這是沒把謝雲初當外人,謝雲初猜到定是與王書穎有關,三太太沒讓她走,她也就沒客氣。
那老嬤嬤立即稟道,
「大姑奶奶回來了,是跟姑爺吵架回來的。」
「因何事?」三太太淡聲問。
丫鬟給王書琴遞來新鮮的花枝,王書琴慢條斯理摘著花瓣,一邊豎著耳朵聽。
嬤嬤壓低嗓音稟道,
「姑爺糊塗,與兩姨表妹私通,肚子弄大了,如今鬧著非要把那女人抬為平妻,姑奶奶豈肯,大吵一架回了府。」
三太太默然片刻,不勝唏噓。
王書琴則嘲諷地哼了哼,「搶來的果然不是什麼好姻緣。」
心裡嘔著那口氣莫名就消散了。
「看來那柳世子與那表妹也非一日兩日的功夫,幸好不是我,否則我要鬧他一個天翻地覆。」
三太太嚴肅地看了女兒一眼,示意她閉嘴。
這個時候三太太便顯示出當家太太的涵養與城府來,「無論如何這不是長房一家的事,既然他們姓王,便是王府與柳府兩家的事,大嫂最是個沒成算的,必定想息事寧人,你且去長房幫我給大嫂遞一句話,先讓穎兒留在家裡,咱們等柳家上門說話。」
嬤嬤領命而去。
謝雲初佩服地看著三太太,「侄媳旁人都不服,就服您。」
三太太嗔了她一眼。
長房這邊,大太太錢氏快些被女兒哭暈了頭。
「我知他當初不願娶我,我也是忍氣吞聲過日子,不成想鬧出這麼個事來,娘,您拿個主意,把事情告訴爹爹,咱們絕對不能善罷甘休,那一對狼心狗肺的東西,怕是早就暗度陳倉。」
王書穎倚在大太太懷裡哭得死去活來。
大太太何嘗不心疼女兒,她就這麼一個心肝,當初也是千嬌萬寵著養大的,即便不能嫁給顯赫勛貴,尋個官宦門第是無礙的,可惜長公主亂點鴛鴦譜。
早知道那柳循是這個德性,當初就不該結這門婚。
「他們還不是拿捏咱們並非王家正兒八經的嫡枝,有恃無恐欺負,平妻平妻,雖說終究是個妾,可聽著實在嘔心。」大太太含著淚憤道。

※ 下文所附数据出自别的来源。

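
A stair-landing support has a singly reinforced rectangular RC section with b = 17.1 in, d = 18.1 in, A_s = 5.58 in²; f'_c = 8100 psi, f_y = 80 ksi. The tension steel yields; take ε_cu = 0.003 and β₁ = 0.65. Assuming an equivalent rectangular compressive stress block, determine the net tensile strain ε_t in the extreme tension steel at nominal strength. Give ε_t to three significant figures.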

可是大太太最是個沒主意的,想起丈夫那張虛偽陰沉的面孔,她心裡犯怵,「你爹爹好面子,未必肯替你聲張,事情已經這樣,穎兒,你得做最壞的打算。」
王書穎聞言心如同被人劃開,血淋淋的疼,「娘,您不能不管女兒呀。」眼見母親懦弱,王書穎立即轉向身側的大奶奶苗氏,轉而拉著她的手,
「嫂嫂,你跟哥哥幫我啊。」
苗氏也是女人,看著小姑子淚如雨下,心痛如絞,「你別急,等你哥哥回來,我跟他想法子。」
王書穎想起兄長也不是個能幹的,若有王書淮那樣出色,那柳家也不敢拿捏她了,一時如同水中浮萍,無枝可依,哭得傷心欲絕。